A while back, I wrote about how the US Environmental Protection Agency has been conducting a slow-motion reassessment of a widely used class of insecticides, even as evidence mounts that it’s harming key ecosystem players from pollinating bees to birds. Since then, another federal entity with an interest in the environment, the US Geological Survey, has released a pretty damning study of the pesticide class, known as neonicitinoids.
For the paper (press release; abstract) published last week in the peer-reviewed journal Environmental Pollution, USGS researchers took 79 water samples in nine rivers and streams over the 2013 growing season in Iowa, a state whose vast acreage of farmland is largely devoted to neonic-treated corn and soybeans. Neonics showed up in all of the sites, and proved to be “both mobile and persistent in the environment.”
Levels varied over the course of the season, spiking after spring planting, the authors report. At their peak, the neonic traces in Iowa streams reached levels well above those considered toxic for aquatic organisms. And the chemicals proved to linger—the researchers found them at reduced levels before planting, “which indicates that they can persist from applications in prior years,” USGS scientist Michelle Hladik, the report’s lead author, said in the press release. And they showed up “more frequently and in higher concentrations” than the insecticides they replaced, the authors note.
Other studies have shown similar results. Neonics have shown up at significant levels in wetlands near treated farm fields in parts of the High Plains and in Canada, as wells as in rivers in ag-heavy areas of Georgia and California.
These findings directly contradict industry talking points. Older insecticides were typically sprayed onto crops in the field, while neonics are applied directly to seeds, and then taken up by the stalks, leaves, pollen, and nectar of the resulting plants. “Due to its precise application directly to the seed, which is then planted below the soil surface, seed treatment reduces potential off-target exposure to plants and animals,” Croplife America, the pesticide industry’s main lobbying outfit, declared in a 2014 report.
Yet the USGS researchers report that older pesticides that once rained down on the corn/soy belt, like chlorpyrifos and carbofuran, turned up at “substantially” lower rates in water—typically, in less than 20 percent of samples, compared to the 100 percent of samples found in the current neonic study. Apparently, pesticides that are taken up by plants through seed treatments don’t stay in the plants; and neonics, the USGS authors say, are highly water soluble and break down in water more slowly than the pesticides they’ve replaced.
In another document, Croplife claims that neonicotinoids “have been used in the United States for many years without significant effects on populations of honey bees.” But the paper shows that neonic use didn’t start in the heart of corn/soy belt until 2004, and then quickly ramped up.

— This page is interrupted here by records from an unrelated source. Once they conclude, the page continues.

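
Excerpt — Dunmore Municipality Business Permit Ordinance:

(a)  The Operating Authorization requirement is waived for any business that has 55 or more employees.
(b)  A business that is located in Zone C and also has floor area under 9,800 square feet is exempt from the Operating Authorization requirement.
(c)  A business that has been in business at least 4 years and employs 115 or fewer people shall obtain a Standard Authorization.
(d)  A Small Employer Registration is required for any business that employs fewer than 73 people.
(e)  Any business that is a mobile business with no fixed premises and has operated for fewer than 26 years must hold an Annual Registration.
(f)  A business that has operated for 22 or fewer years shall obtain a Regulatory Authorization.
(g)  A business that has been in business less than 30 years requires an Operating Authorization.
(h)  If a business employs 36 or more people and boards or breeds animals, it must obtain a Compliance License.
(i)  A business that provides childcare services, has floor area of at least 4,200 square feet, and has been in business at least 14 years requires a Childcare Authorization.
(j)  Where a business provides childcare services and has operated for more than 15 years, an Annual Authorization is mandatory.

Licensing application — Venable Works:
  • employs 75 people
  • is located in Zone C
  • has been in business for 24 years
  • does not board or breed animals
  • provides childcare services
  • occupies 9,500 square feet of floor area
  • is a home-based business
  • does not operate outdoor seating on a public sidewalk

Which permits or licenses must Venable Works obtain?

Annual Authorization, Childcare Authorization, Standard Authorization

(a) employees 75 ≥ 55 → exempt from Operating Authorization.
(b) is located in Zone C; floor area 9,500 square feet < 9,800 square feet → exempt from Operating Authorization.
(c) years in business 24 ≥ 4; employees 75 ≤ 115 → Standard Authorization required.
(d) employees 75 ≥ 73 → Small Employer Registration not required.
(e) is a home-based business (not: is a mobile business with no fixed premises); years in business 24 < 26 → Annual Registration not required.
(f) years in business 24 > 22 → Regulatory Authorization not required.
(g) years in business 24 < 30 → Operating Authorization required.
(h) employees 75 ≥ 36; does not board or breed animals → Compliance License not required.
(i) provides childcare services; floor area 9,500 square feet ≥ 4,200 square feet; years in business 24 ≥ 14 → Childcare Authorization required.
(j) provides childcare services; years in business 24 > 15 → Annual Authorization required.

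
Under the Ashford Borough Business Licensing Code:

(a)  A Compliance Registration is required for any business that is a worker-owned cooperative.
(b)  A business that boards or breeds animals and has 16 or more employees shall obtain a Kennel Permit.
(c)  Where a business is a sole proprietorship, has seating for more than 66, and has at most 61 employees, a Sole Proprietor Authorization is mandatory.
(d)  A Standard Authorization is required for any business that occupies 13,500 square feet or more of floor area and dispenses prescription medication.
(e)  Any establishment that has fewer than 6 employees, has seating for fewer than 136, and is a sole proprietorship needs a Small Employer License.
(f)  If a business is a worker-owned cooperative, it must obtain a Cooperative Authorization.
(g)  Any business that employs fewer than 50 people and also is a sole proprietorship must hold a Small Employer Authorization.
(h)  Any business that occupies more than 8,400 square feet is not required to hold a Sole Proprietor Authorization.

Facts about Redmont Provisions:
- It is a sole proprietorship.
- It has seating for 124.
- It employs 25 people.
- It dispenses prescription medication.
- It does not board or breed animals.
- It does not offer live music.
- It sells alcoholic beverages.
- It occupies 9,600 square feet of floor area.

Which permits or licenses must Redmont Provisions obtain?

(a) is a sole proprietorship (not: is a worker-owned cooperative) → Compliance Registration not required.
(b) does not board or breed animals; employees 25 ≥ 16 → Kennel Permit not required.
(c) is a sole proprietorship; seating 124 > 66; employees 25 ≤ 61 → Sole Proprietor Authorization required.
(d) floor area 9,600 square feet < 13,500 square feet; dispenses prescription medication → Standard Authorization not required.
(e) employees 25 ≥ 6; seating 124 < 136; is a sole proprietorship → Small Employer License not required.
(f) is a sole proprietorship (not: is a worker-owned cooperative) → Cooperative Authorization not required.
(g) employees 25 < 50; is a sole proprietorship → Small Employer Authorization required.
(h) floor area 9,600 square feet > 8,400 square feet → exempt from Sole Proprietor Authorization.

Small Employer Authorization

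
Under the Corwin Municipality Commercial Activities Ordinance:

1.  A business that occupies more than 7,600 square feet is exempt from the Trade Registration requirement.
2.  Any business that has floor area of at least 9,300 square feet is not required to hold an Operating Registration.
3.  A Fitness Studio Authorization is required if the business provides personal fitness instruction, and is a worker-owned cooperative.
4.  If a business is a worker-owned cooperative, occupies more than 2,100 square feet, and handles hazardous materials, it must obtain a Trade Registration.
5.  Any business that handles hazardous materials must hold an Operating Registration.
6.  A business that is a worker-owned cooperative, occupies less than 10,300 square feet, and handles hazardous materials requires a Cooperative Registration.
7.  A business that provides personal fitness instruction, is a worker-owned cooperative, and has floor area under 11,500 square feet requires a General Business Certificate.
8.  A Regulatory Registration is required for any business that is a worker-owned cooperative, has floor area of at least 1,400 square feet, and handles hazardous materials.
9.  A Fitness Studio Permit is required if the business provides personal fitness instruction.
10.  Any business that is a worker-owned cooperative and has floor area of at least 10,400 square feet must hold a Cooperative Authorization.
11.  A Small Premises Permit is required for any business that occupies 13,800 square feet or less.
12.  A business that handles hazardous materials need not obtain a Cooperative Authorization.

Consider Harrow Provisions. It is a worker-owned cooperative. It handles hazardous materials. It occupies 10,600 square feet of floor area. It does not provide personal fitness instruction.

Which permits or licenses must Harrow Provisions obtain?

Regulatory Registration, Small Premises Permit

1. floor area 10,600 square feet > 7,600 square feet → exempt from Trade Registration.
2. floor area 10,600 square feet ≥ 9,300 square feet → exempt from Operating Registration.
3. does not provide personal fitness instruction; is a worker-owned cooperative → Fitness Studio Authorization not required.
4. is a worker-owned cooperative; floor area 10,600 square feet > 2,100 square feet; handles hazardous materials → Trade Registration required.
5. handles hazardous materials → Operating Registration required.
6. is a worker-owned cooperative; floor area 10,600 square feet ≥ 10,300 square feet; handles hazardous materials → Cooperative Registration not required.
7. does not provide personal fitness instruction; is a worker-owned cooperative; floor area 10,600 square feet < 11,500 square feet → General Business Certificate not required.
8. is a worker-owned cooperative; floor area 10,600 square feet ≥ 1,400 square feet; handles hazardous materials → Regulatory Registration required.
9. does not provide personal fitness instruction → Fitness Studio Permit not required.
10. is a worker-owned cooperative; floor area 10,600 square feet ≥ 10,400 square feet → Cooperative Authorization required.
11. floor area 10,600 square feet ≤ 13,800 square feet → Small Premises Permit required.
12. handles hazardous materials → exempt from Cooperative Authorization.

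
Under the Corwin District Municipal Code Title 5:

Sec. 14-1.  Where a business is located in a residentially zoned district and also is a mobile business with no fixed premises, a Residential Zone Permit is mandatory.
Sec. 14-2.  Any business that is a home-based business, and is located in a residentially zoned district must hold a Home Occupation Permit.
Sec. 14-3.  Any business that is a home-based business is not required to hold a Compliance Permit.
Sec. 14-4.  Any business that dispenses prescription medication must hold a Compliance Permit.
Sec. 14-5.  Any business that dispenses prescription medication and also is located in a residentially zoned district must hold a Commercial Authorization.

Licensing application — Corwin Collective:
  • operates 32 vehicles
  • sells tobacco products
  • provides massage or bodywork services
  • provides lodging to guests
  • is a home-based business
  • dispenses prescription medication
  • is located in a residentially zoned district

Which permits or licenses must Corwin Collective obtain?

Sec. 14-1. is located in a residentially zoned district; is a home-based business (not: is a mobile business with no fixed premises) → Residential Zone Permit not required.
Sec. 14-2. is a home-based business; is located in a residentially zoned district → Home Occupation Permit required.
Sec. 14-3. is a home-based business → exempt from Compliance Permit.
Sec. 14-4. dispenses prescription medication → Compliance Permit required.
Sec. 14-5. dispenses prescription medication; is located in a residentially zoned district → Commercial Authorization required.

Commercial Authorization, Home Occupation Permit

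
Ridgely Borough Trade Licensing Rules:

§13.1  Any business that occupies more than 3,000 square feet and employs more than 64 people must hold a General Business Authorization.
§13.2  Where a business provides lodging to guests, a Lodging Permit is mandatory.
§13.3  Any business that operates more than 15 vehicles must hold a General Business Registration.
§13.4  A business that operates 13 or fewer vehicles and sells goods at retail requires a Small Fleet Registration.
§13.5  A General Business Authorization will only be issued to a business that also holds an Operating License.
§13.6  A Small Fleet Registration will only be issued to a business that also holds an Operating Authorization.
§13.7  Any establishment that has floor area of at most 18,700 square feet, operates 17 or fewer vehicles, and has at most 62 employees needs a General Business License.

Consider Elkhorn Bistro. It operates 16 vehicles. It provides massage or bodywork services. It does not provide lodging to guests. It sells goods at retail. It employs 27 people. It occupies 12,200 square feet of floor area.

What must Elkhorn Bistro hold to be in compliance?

§13.1 floor area 12,200 square feet > 3,000 square feet; employees 27 ≤ 64 → General Business Authorization not required.
§13.2 does not provide lodging to guests → Lodging Permit not required.
§13.3 vehicles 16 > 15 → General Business Registration required.
§13.4 vehicles 16 > 13; sells goods at retail → Small Fleet Registration not required.
§13.5 General Business Authorization is not required → no effect.
§13.6 Small Fleet Registration is not required → no effect.
§13.7 floor area 12,200 square feet ≤ 18,700 square feet; vehicles 16 ≤ 17; employees 27 ≤ 62 → General Business License required.

General Business License, General Business Registration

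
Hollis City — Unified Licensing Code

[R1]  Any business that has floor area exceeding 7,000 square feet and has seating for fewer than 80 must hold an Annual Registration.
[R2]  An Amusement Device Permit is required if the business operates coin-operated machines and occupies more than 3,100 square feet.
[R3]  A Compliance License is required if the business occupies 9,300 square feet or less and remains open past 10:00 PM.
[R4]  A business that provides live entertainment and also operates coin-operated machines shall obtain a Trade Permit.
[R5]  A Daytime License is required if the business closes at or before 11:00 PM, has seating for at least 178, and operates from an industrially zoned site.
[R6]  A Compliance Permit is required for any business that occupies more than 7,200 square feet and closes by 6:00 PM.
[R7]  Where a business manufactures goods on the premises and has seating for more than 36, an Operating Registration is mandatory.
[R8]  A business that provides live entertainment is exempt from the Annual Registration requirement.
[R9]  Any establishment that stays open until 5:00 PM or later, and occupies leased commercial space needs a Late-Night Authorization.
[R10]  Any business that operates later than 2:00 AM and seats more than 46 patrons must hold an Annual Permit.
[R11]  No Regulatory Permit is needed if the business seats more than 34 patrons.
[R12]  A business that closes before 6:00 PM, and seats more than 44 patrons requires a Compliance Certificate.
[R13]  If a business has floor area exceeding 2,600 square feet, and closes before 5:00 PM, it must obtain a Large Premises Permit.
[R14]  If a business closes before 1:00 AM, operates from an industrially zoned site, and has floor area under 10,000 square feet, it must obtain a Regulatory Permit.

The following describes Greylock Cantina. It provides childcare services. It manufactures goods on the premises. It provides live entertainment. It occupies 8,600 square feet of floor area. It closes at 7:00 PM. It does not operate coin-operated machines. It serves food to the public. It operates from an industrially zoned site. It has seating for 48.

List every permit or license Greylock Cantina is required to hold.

[R1] floor area 8,600 square feet > 7,000 square feet; seating 48 < 80 → Annual Registration required.
[R2] does not operate coin-operated machines; floor area 8,600 square feet > 3,100 square feet → Amusement Device Permit not required.
[R3] floor area 8,600 square feet ≤ 9,300 square feet; closes 7:00 PM, at/before 10:00 PM → Compliance License not required.
[R4] provides live entertainment; does not operate coin-operated machines → Trade Permit not required.
[R5] closes 7:00 PM, at/before 11:00 PM; seating 48 < 178; operates from an industrially zoned site → Daytime License not required.
[R6] floor area 8,600 square feet > 7,200 square feet; closes 7:00 PM, after 6:00 PM → Compliance Permit not required.
[R7] manufactures goods on the premises; seating 48 > 36 → Operating Registration required.
[R8] provides live entertainment → exempt from Annual Registration.
[R9] closes 7:00 PM, after 5:00 PM; operates from an industrially zoned site (not: occupies leased commercial space) → Late-Night Authorization not required.
[R10] closes 7:00 PM, at/before 2:00 AM; seating 48 > 46 → Annual Permit not required.
[R11] seating 48 > 34 → exempt from Regulatory Permit.
[R12] closes 7:00 PM, after 6:00 PM; seating 48 > 44 → Compliance Certificate not required.
[R13] floor area 8,600 square feet > 2,600 square feet; closes 7:00 PM, after 5:00 PM → Large Premises Permit not required.
[R14] closes 7:00 PM, at/before 1:00 AM; operates from an industrially zoned site; floor area 8,600 square feet < 10,000 square feet → Regulatory Permit required.

Operating Registration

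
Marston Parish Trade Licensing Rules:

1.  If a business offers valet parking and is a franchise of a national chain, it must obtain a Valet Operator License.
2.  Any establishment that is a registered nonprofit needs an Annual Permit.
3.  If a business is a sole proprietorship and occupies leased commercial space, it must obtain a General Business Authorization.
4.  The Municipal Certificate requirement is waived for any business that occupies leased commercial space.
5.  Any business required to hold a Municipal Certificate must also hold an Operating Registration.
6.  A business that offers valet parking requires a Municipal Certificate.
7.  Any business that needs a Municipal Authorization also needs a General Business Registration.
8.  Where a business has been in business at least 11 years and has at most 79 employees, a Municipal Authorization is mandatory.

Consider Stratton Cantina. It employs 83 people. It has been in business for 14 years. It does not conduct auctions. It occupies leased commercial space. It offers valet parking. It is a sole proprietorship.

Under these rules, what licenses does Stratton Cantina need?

1. offers valet parking; is a sole proprietorship (not: is a franchise of a national chain) → Valet Operator License not required.
2. is a sole proprietorship (not: is a registered nonprofit) → Annual Permit not required.
3. is a sole proprietorship; occupies leased commercial space → General Business Authorization required.
4. occupies leased commercial space → exempt from Municipal Certificate.
5. Municipal Certificate is not required → no effect.
6. offers valet parking → Municipal Certificate required.
7. Municipal Authorization is not required → no effect.
8. years in business 14 ≥ 11; employees 83 > 79 → Municipal Authorization not required.

General Business Authorization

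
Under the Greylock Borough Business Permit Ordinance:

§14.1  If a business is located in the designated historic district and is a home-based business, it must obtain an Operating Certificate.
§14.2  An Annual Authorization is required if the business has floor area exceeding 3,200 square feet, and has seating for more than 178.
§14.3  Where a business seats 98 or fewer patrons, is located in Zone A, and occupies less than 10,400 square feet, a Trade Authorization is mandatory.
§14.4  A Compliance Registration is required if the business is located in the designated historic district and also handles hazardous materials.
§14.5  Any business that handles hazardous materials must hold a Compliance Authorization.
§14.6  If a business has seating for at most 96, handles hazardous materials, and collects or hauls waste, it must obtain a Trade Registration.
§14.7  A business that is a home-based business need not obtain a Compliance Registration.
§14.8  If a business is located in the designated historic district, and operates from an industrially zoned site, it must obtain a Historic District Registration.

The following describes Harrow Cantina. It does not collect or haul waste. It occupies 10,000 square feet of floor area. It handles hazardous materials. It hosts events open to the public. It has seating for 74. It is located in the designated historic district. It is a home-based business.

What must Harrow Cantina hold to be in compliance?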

The below graphic, lifted from the paper, shows usage data on the three major neonic chemicals, with the chart on the bottom right depicting total use. According to the USDA, colony collapse disorder started in 2006. Correlation doesn’t prove causation, but the industry’s “many years without significant effects” claim doesn’t hold up to scrutiny.
In leaching from farm fields, neonics follow a pattern established by spray-applied herbicides like atrazine, the authors note, which undergo a similar “spring flush” into waterways. That means that each spring in Iowa, critters like frogs and fish find themselves immersed in a cocktail of damaging chemicals.
Meanwhile, the use of seed treatments is surging—it tripled over the past decade. And not just neonics. Fungicides—chemicals that kill fungal pests—are also being applied to seeds at record rates. According to Croplife, “today’s seed treatment market offers pre-mixture products containing combinations of three, four or more fungicides.” It also boasts: “The global fungicide seed treatment market is growing at a compound annual growth rate of 9.2 percent and is expected to reach $1.4 billion by 2018.”
And these chemicals, too, are emerging as a threat to honeybees. They also may be fouling up water. In 2012, the USGS released a research review on fungicides and their effect on waterways. The report noted plenty of “data gaps”—i.e. a dearth of research—but also evidence of “significant sublethal effects of fungicides on fish, aquatic invertebrates, and ecosystems, including zooplankton and fish reproduction, fish immune function, zooplankton community composition, metabolic enzymes, and ecosystem processes, such as leaf decomposition in streams, among other biological effects.”